We are using Kafka streams for processing the data and the processing requires that we do lookups to external systems. If the external systems are not available then we stop processing and automatically deliver messages to target systems when the external lookup systems are available.
At the moment, we stop processing by continuously looping in the middle of a processing and checking if the systems are available.
a) Is that the best way to stop stream midway while processing so that it doesn't pick up any more messages ?
b) Are data stream frameworks even designed to be stopped or paused midway so they stop consuming the stream completely for some time ?
Regarding your point 2:
a) Is that the best way to stop stream midway while processing so that it doesn't pick up any more messages ?
If, as in your case, you have a very low incoming data rate (a few records per minute), then it might be ok to pause processing an input stream when required dependency systems are not available currently.
In Kafka Streams the preferable API to implement such a behavior -- which, as you are alluding to yourself, is not really a recommended pattern -- is the Processor API.

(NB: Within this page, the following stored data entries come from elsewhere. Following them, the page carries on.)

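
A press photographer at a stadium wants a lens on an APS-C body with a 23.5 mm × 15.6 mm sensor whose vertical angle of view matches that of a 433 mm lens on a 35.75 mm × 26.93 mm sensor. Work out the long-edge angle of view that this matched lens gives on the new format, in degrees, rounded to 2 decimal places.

5.36°

Equal vertical AOV ⇒ f₂ = f₁ · 15.6/26.93 = 433 × 0.57928 ≈ 250.8281 mm.
Long-edge AOV on the new format = 2·arctan(23.5 / (2 × 250.8281)) = 2·arctan(0.04684) ≈ 5.3641°.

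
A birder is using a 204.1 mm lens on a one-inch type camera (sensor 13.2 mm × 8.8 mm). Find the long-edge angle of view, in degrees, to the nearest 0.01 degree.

Angle of view α = 2·arctan(w/2f) with w = 13.2 mm and f = 204.1 mm.
w/2f = 0.03234; arctan(0.03234) ≈ 1.8521°, so α ≈ 3.7043°.

3.70°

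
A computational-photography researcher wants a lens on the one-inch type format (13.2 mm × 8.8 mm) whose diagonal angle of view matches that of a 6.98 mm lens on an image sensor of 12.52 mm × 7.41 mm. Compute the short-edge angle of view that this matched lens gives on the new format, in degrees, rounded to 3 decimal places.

Sensor diagonal = √(12.52² + 7.41²) = √211.6585 ≈ 14.5485 mm.
Sensor diagonal = √(13.2² + 8.8²) = √251.6800 ≈ 15.8644 mm.
Equal diagonal AOV ⇒ f₂ = f₁ · 15.8644/14.5485 = 6.98 × 1.09045 ≈ 7.6114 mm.
Short-edge AOV on the new format = 2·arctan(8.8 / (2 × 7.6114)) = 2·arctan(0.57808) ≈ 60.0630°.

60.063°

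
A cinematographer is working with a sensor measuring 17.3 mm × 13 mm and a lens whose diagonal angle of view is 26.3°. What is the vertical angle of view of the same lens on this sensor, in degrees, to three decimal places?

15.978°

Sensor diagonal = √(17.3² + 13²) = √468.2900 ≈ 21.6400 mm.
From the diagonal AOV: f = 21.6400 / (2·tan(13.15°)) = 21.6400 / 0.46725 ≈ 46.3131 mm.
Vertical AOV = 2·arctan(13 / (2 × 46.3131)) = 2·arctan(0.14035) ≈ 15.9785°.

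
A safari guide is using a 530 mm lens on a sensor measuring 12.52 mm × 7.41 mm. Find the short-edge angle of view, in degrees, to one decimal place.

0.8°

Angle of view α = 2·arctan(h/2f) with h = 7.41 mm and f = 530 mm.
h/2f = 0.00699; arctan(0.00699) ≈ 0.4005°, so α ≈ 0.8010°.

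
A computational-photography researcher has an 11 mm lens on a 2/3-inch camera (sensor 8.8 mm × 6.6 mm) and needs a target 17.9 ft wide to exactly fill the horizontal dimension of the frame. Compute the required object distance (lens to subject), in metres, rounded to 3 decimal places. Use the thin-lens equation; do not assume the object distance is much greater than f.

6.831 m

W: 17.9 ft × 304.8 mm/ft = 5455.92 mm.
Magnification m = w/W = dᵢ/dₒ; combined with 1/f = 1/dₒ + 1/dᵢ this gives dₒ = f·(1 + W/w).
dₒ = 11 mm × (1 + 5455.92/8.8) = 11 × 620.9909 ≈ 6830.900 mm = 6.8309 m.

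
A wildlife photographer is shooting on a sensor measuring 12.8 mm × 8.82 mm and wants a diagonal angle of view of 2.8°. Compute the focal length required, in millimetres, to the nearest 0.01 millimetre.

318.02 mm

Sensor diagonal = √(12.8² + 8.82²) = √241.6324 ≈ 15.5445 mm.
From α = 2·arctan(d/2f) we get f = d / (2·tan(α/2)).
With d = 15.5445 mm and α/2 = 1.4°, tan(α/2) ≈ 0.02444, so f ≈ 15.5445 / 0.04888 ≈ 318.0210 mm.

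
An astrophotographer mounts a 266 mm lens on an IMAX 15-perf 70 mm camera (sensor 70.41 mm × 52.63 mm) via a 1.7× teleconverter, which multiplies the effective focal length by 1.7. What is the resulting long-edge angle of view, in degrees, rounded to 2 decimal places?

Effective focal length f = 266 × 1.7 = 452.2 mm.
α = 2·arctan(70.41 / (2 × 452.2)) = 2·arctan(0.07785) ≈ 8.9033°.

8.90°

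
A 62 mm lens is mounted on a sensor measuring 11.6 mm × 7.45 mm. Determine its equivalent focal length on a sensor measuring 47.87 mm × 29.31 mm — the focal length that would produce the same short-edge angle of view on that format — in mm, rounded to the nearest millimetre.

244 mm

Equal angle of view means equal height/f ratio, so f₂ = f₁ · (height₂/height₁) = 62 × 29.31/7.45.
f₂ = 62 × 3.93423 ≈ 243.922 mm.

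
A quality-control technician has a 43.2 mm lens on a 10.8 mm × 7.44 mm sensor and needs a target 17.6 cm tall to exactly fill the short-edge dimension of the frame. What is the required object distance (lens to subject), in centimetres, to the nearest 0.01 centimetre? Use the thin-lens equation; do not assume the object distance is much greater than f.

W: 17.6 cm = 176 mm.
Magnification m = h/W = dᵢ/dₒ; combined with 1/f = 1/dₒ + 1/dᵢ this gives dₒ = f·(1 + W/h).
dₒ = 43.2 mm × (1 + 176/7.44) = 43.2 × 24.6559 ≈ 1065.135 mm = 106.514 cm.

106.51 cm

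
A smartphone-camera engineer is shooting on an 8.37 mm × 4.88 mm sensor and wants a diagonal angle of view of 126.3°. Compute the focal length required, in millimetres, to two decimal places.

2.45 mm

Sensor diagonal = √(8.37² + 4.88²) = √93.8713 ≈ 9.6887 mm.
From α = 2·arctan(d/2f) we get f = d / (2·tan(α/2)).
With d = 9.6887 mm and α/2 = 63.15°, tan(α/2) ≈ 1.97538, so f ≈ 9.6887 / 3.95076 ≈ 2.4524 mm.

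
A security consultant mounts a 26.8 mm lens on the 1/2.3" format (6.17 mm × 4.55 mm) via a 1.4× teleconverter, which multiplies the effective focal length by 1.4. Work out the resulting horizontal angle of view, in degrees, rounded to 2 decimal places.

9.40°

Effective focal length f = 26.8 × 1.4 = 37.52 mm.
α = 2·arctan(6.17 / (2 × 37.52)) = 2·arctan(0.08222) ≈ 9.4009°.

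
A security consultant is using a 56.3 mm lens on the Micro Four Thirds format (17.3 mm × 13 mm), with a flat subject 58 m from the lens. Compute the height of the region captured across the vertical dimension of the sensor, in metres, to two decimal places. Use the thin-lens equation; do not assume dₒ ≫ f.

13.38 m

dₒ: 58 m = 58000 mm.
Similar triangles through the lens centre give W/dₒ = h/dᵢ; with 1/f = 1/dₒ + 1/dᵢ this gives W = h·(dₒ − f)/f.
W = 13 mm × (58000 − 56.3) / 56.3 = 13 × 1029.1954 ≈ 13379.540 mm = 13.3795 m.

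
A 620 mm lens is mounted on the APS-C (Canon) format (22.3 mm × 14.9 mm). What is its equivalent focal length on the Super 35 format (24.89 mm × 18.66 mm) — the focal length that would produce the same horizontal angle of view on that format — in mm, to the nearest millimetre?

Equal angle of view means equal width/f ratio, so f₂ = f₁ · (width₂/width₁) = 620 × 24.89/22.3.
f₂ = 620 × 1.11614 ≈ 692.009 mm.

692 mm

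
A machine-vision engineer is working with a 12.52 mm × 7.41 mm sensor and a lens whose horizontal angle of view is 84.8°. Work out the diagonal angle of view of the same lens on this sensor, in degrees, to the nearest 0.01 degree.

From the horizontal AOV: f = 12.52 / (2·tan(42.4°)) = 12.52 / 1.82625 ≈ 6.8556 mm.
Sensor diagonal = √(12.52² + 7.41²) = √211.6585 ≈ 14.5485 mm.
Diagonal AOV = 2·arctan(14.5485 / (2 × 6.8556)) = 2·arctan(1.06107) ≈ 93.3944°.

93.39°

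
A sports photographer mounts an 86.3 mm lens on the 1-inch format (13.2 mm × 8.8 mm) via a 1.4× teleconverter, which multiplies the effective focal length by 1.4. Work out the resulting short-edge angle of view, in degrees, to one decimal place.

4.2°

Effective focal length f = 86.3 × 1.4 = 120.82 mm.
α = 2·arctan(8.8 / (2 × 120.82)) = 2·arctan(0.03642) ≈ 4.1713°.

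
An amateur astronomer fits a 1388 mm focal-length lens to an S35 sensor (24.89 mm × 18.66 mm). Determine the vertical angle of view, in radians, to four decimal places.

Angle of view α = 2·arctan(h/2f) with h = 18.66 mm and f = 1388 mm.
h/2f = 0.00672; arctan(0.00672) ≈ 0.0067 rad, so α ≈ 0.0134 rad.

0.0134 rad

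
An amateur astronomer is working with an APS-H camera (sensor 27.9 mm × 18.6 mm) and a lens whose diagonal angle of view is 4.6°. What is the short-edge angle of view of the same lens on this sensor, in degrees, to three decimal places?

Sensor diagonal = √(27.9² + 18.6²) = √1124.3700 ≈ 33.5316 mm.
From the diagonal AOV: f = 33.5316 / (2·tan(2.3°)) = 33.5316 / 0.08033 ≈ 417.4323 mm.
Short-edge AOV = 2·arctan(18.6 / (2 × 417.4323)) = 2·arctan(0.02228) ≈ 2.5526°.

2.553°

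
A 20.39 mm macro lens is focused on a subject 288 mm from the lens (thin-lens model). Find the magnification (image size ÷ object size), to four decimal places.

0.0762×

Thin lens: 1/f = 1/dₒ + 1/dᵢ → 1/dᵢ = 1/20.39 − 1/288 = 0.0455714 mm⁻¹, so dᵢ ≈ 21.9436 mm.
Magnification m = dᵢ/dₒ = 21.9436/288 ≈ 0.07619.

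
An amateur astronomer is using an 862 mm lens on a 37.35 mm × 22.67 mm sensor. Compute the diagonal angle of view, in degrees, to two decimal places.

2.90°

Sensor diagonal = √(37.35² + 22.67²) = √1908.9514 ≈ 43.6915 mm.
Angle of view α = 2·arctan(d/2f) with d = 43.6915 mm and f = 862 mm.
d/2f = 0.02534; arctan(0.02534) ≈ 1.4517°, so α ≈ 2.9035°.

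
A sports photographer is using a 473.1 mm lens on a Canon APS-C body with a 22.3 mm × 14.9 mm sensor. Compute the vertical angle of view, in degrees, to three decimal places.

Angle of view α = 2·arctan(h/2f) with h = 14.9 mm and f = 473.1 mm.
h/2f = 0.01575; arctan(0.01575) ≈ 0.9022°, so α ≈ 1.8043°.

1.804°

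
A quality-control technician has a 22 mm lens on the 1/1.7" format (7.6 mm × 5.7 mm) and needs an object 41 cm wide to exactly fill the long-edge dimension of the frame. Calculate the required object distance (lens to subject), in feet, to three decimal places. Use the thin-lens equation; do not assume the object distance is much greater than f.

3.966 ft

W: 41 cm = 410 mm.
Magnification m = w/W = dᵢ/dₒ; combined with 1/f = 1/dₒ + 1/dᵢ this gives dₒ = f·(1 + W/w).
dₒ = 22 mm × (1 + 410/7.6) = 22 × 54.9474 ≈ 1208.842 mm = 1208.842/304.8 ft = 3.96602 ft.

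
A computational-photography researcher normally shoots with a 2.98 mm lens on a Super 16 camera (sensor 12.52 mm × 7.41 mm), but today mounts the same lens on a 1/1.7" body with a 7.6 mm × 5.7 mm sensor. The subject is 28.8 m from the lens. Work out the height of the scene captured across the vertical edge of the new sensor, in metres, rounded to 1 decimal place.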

Even so there are a couple of important questions you need to answer yourself, such as:
What is the desired/required behavior of your stream processing application if the external systems are down for extended periods of time?

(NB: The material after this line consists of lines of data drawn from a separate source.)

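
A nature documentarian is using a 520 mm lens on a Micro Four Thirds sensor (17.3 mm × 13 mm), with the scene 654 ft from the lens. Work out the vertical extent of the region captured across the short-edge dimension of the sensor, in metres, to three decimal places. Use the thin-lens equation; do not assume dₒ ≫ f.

4.970 m

dₒ: 654 ft × 304.8 mm/ft = 199339.19 mm.
Similar triangles through the lens centre give W/dₒ = h/dᵢ; with 1/f = 1/dₒ + 1/dᵢ this gives W = h·(dₒ − f)/f.
W = 13 mm × (199339 − 520) / 520 = 13 × 382.3446 ≈ 4970.480 mm = 4.97048 m.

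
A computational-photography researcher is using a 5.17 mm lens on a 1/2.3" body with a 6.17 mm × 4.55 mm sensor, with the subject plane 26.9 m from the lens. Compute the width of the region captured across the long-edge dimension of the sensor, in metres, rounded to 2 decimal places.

dₒ: 26.9 m = 26900 mm.
Similar triangles through the lens centre give W/dₒ = w/dᵢ; with 1/f = 1/dₒ + 1/dᵢ this gives W = w·(dₒ − f)/f.
W = 6.17 mm × (26900 − 5.17) / 5.17 = 6.17 × 5202.0948 ≈ 32096.925 mm = 32.0969 m.

32.10 m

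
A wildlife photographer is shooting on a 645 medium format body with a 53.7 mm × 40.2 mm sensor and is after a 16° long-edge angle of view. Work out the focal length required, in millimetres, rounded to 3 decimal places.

From α = 2·arctan(w/2f) we get f = w / (2·tan(α/2)).
With w = 53.7 mm and α/2 = 8°, tan(α/2) ≈ 0.14054, so f ≈ 53.7 / 0.28108 ≈ 191.0477 mm.

191.048 mm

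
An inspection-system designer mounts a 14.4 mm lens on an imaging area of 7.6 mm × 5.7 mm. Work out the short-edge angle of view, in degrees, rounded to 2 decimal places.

22.39°

Angle of view α = 2·arctan(h/2f) with h = 5.7 mm and f = 14.4 mm.
h/2f = 0.19792; arctan(0.19792) ≈ 11.1951°, so α ≈ 22.3902°.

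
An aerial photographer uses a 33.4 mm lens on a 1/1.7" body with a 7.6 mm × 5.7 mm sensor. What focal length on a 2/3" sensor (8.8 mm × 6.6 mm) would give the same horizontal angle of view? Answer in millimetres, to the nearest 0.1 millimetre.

38.7 mm

Equal angle of view means equal width/f ratio, so f₂ = f₁ · (width₂/width₁) = 33.4 × 8.8/7.6.
f₂ = 33.4 × 1.15789 ≈ 38.674 mm.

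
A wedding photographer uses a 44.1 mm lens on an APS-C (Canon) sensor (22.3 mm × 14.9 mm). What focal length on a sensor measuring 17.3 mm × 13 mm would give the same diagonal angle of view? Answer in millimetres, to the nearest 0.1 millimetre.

35.6 mm

Sensor diagonal = √(22.3² + 14.9²) = √719.3000 ≈ 26.8198 mm.
Sensor diagonal = √(17.3² + 13²) = √468.2900 ≈ 21.6400 mm.
Equal angle of view means equal diagonal/f ratio, so f₂ = f₁ · (diagonal₂/diagonal₁) = 44.1 × 21.6400/26.8198.
f₂ = 44.1 × 0.80687 ≈ 35.583 mm.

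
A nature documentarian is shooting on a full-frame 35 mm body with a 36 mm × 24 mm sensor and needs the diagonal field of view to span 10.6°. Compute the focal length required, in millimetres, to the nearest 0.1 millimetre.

Sensor diagonal = √(36² + 24²) = √1872.0000 ≈ 43.2666 mm.
From α = 2·arctan(d/2f) we get f = d / (2·tan(α/2)).
With d = 43.2666 mm and α/2 = 5.3°, tan(α/2) ≈ 0.09277, so f ≈ 43.2666 / 0.18553 ≈ 233.2000 mm.

233.2 mm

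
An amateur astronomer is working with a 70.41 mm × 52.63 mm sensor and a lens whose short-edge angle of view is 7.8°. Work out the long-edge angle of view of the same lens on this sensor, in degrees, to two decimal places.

10.42°

From the short-edge AOV: f = 52.63 / (2·tan(3.9°)) = 52.63 / 0.13635 ≈ 386.0023 mm.
Long-edge AOV = 2·arctan(70.41 / (2 × 386.0023)) = 2·arctan(0.09120) ≈ 10.4224°.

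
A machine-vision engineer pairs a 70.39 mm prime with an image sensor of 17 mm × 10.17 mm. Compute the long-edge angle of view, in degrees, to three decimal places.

Angle of view α = 2·arctan(w/2f) with w = 17 mm and f = 70.39 mm.
w/2f = 0.12076; arctan(0.12076) ≈ 6.8855°, so α ≈ 13.7709°.

13.771°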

Could the incoming data rate increase at some point, which could mean that you would need to abandon the pausing approach above?
But again, if pausing is what you want or need to do, then you can give it a try.

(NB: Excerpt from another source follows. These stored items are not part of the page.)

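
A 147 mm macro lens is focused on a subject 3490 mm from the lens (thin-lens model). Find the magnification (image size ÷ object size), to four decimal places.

0.0440×

Thin lens: 1/f = 1/dₒ + 1/dᵢ → 1/dᵢ = 1/147 − 1/3490 = 0.0065162 mm⁻¹, so dᵢ ≈ 153.4640 mm.
Magnification m = dᵢ/dₒ = 153.4640/3490 ≈ 0.04397.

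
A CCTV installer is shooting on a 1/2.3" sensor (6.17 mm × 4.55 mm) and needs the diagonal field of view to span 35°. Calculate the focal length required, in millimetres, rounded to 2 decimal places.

Sensor diagonal = √(6.17² + 4.55²) = √58.7714 ≈ 7.6663 mm.
From α = 2·arctan(d/2f) we get f = d / (2·tan(α/2)).
With d = 7.6663 mm and α/2 = 17.5°, tan(α/2) ≈ 0.31530, so f ≈ 7.6663 / 0.63060 ≈ 12.1571 mm.

12.16 mm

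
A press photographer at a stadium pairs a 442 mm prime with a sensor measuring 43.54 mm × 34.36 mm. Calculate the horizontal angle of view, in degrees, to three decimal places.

5.639°

Angle of view α = 2·arctan(w/2f) with w = 43.54 mm and f = 442 mm.
w/2f = 0.04925; arctan(0.04925) ≈ 2.8197°, so α ≈ 5.6395°.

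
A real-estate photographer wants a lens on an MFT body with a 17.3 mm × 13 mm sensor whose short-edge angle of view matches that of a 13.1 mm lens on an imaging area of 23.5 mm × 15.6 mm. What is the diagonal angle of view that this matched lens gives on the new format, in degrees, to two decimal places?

Equal short-edge AOV ⇒ f₂ = f₁ · 13/15.6 = 13.1 × 0.83333 ≈ 10.9167 mm.
Sensor diagonal = √(17.3² + 13²) = √468.2900 ≈ 21.6400 mm.
Diagonal AOV on the new format = 2·arctan(21.6400 / (2 × 10.9167)) = 2·arctan(0.99115) ≈ 89.4904°.

89.49°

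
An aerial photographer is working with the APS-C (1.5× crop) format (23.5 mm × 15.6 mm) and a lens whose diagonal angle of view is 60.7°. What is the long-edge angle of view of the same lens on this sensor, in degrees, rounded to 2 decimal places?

52.01°

Sensor diagonal = √(23.5² + 15.6²) = √795.6100 ≈ 28.2066 mm.
From the diagonal AOV: f = 28.2066 / (2·tan(30.35°)) = 28.2066 / 1.17105 ≈ 24.0866 mm.
Long-edge AOV = 2·arctan(23.5 / (2 × 24.0866)) = 2·arctan(0.48782) ≈ 52.0084°.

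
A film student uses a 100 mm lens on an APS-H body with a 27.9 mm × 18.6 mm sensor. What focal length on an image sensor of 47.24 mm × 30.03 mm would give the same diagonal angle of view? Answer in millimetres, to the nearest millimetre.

167 mm

Sensor diagonal = √(27.9² + 18.6²) = √1124.3700 ≈ 33.5316 mm.
Sensor diagonal = √(47.24² + 30.03²) = √3133.4185 ≈ 55.9769 mm.
Equal angle of view means equal diagonal/f ratio, so f₂ = f₁ · (diagonal₂/diagonal₁) = 100 × 55.9769/33.5316.
f₂ = 100 × 1.66938 ≈ 166.938 mm.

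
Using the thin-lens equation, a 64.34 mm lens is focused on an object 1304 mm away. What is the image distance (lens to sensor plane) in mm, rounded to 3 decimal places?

67.679 mm

1/dᵢ = 1/f − 1/dₒ = 1/64.34 − 1/1304 = 0.0147756 mm⁻¹.
dᵢ = 1/0.0147756 ≈ 67.6793 mm.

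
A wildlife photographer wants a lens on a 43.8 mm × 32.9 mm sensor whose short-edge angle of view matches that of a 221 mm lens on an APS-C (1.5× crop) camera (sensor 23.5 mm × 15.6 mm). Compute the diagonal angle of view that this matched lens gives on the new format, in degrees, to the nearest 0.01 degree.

6.73°

Equal short-edge AOV ⇒ f₂ = f₁ · 32.9/15.6 = 221 × 2.10897 ≈ 466.0833 mm.
Sensor diagonal = √(43.8² + 32.9²) = √3000.8500 ≈ 54.7800 mm.
Diagonal AOV on the new format = 2·arctan(54.7800 / (2 × 466.0833)) = 2·arctan(0.05877) ≈ 6.7264°.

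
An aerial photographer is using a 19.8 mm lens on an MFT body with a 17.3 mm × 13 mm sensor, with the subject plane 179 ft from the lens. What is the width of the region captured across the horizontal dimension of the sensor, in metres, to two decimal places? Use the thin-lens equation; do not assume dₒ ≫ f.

47.65 m

dₒ: 179 ft × 304.8 mm/ft = 54559.20 mm.
Similar triangles through the lens centre give W/dₒ = w/dᵢ; with 1/f = 1/dₒ + 1/dᵢ this gives W = w·(dₒ − f)/f.
W = 17.3 mm × (54559.2 − 19.8) / 19.8 = 17.3 × 2754.5151 ≈ 47653.111 mm = 47.6531 m.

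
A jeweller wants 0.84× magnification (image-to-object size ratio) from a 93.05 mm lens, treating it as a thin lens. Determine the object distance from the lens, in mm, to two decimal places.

With m = dᵢ/dₒ and 1/f = 1/dₒ + 1/dᵢ, substituting dᵢ = m·dₒ gives 1/f = (1 + 1/m)/dₒ, hence dₒ = f·(1 + 1/m).
dₒ = 93.05 × (1 + 1/0.84) = 93.05 × 2.19048 ≈ 203.824 mm.

203.82 mm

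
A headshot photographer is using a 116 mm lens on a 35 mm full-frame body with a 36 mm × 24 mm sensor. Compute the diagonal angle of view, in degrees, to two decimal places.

21.13°

Sensor diagonal = √(36² + 24²) = √1872.0000 ≈ 43.2666 mm.
Angle of view α = 2·arctan(d/2f) with d = 43.2666 mm and f = 116 mm.
d/2f = 0.18649; arctan(0.18649) ≈ 10.5640°, so α ≈ 21.1279°.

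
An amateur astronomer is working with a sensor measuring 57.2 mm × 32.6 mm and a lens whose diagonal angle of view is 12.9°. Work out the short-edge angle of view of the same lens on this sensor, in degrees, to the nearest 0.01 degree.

6.41°

Sensor diagonal = √(57.2² + 32.6²) = √4334.6000 ≈ 65.8377 mm.
From the diagonal AOV: f = 65.8377 / (2·tan(6.45°)) = 65.8377 / 0.22610 ≈ 291.1839 mm.
Short-edge AOV = 2·arctan(32.6 / (2 × 291.1839)) = 2·arctan(0.05598) ≈ 6.4080°.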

b) Are data stream frameworks even designed to be stopped or paused midway so they stop consuming the stream completely for some time ?
Some stream processing tools allow you to do that. Whether it's the best pattern to use them is a different question.
For instance, you could also consider the following alternative: You could automatically ingest the external systems' data into Kafka, too, for example via Kafka's built-in Kafka Connect framework. Then, in Kafka Streams, you could read this exported data into a KTable (think of this KTable as a continuously updated cache of the latest data from your external system), and then perform a stream-table join between your original, low-rate input stream and this KTable. Such stream-table joins are a common (and recommended) pattern to enrich an incoming data stream with side data (disclaimer: I wrote this article); for example, to enrich a stream of user click events with the latest user profile information. One of the advantages of this approach -- compared to your current setup of querying external systems combined with a pausing behavior -- is that your stream processing application would be decoupled from the availability (and scalability) of your external systems.
is only a fair statement for traditional message brokers when there is a single consumer (i.e. an exclusive queue). As soon as the queue is shared by more than one consumer, there will be the possibility of out of order delivery of messages. This is because any one consumer might fail to processes and ACK a message resulting in the message being put back at the head of the shared queue, and subsequently delivered (out of order) to another consumer. Kafka guarantees in order parallel consumption across multiple consumers using topic partitions (which are not present in traditional message brokers).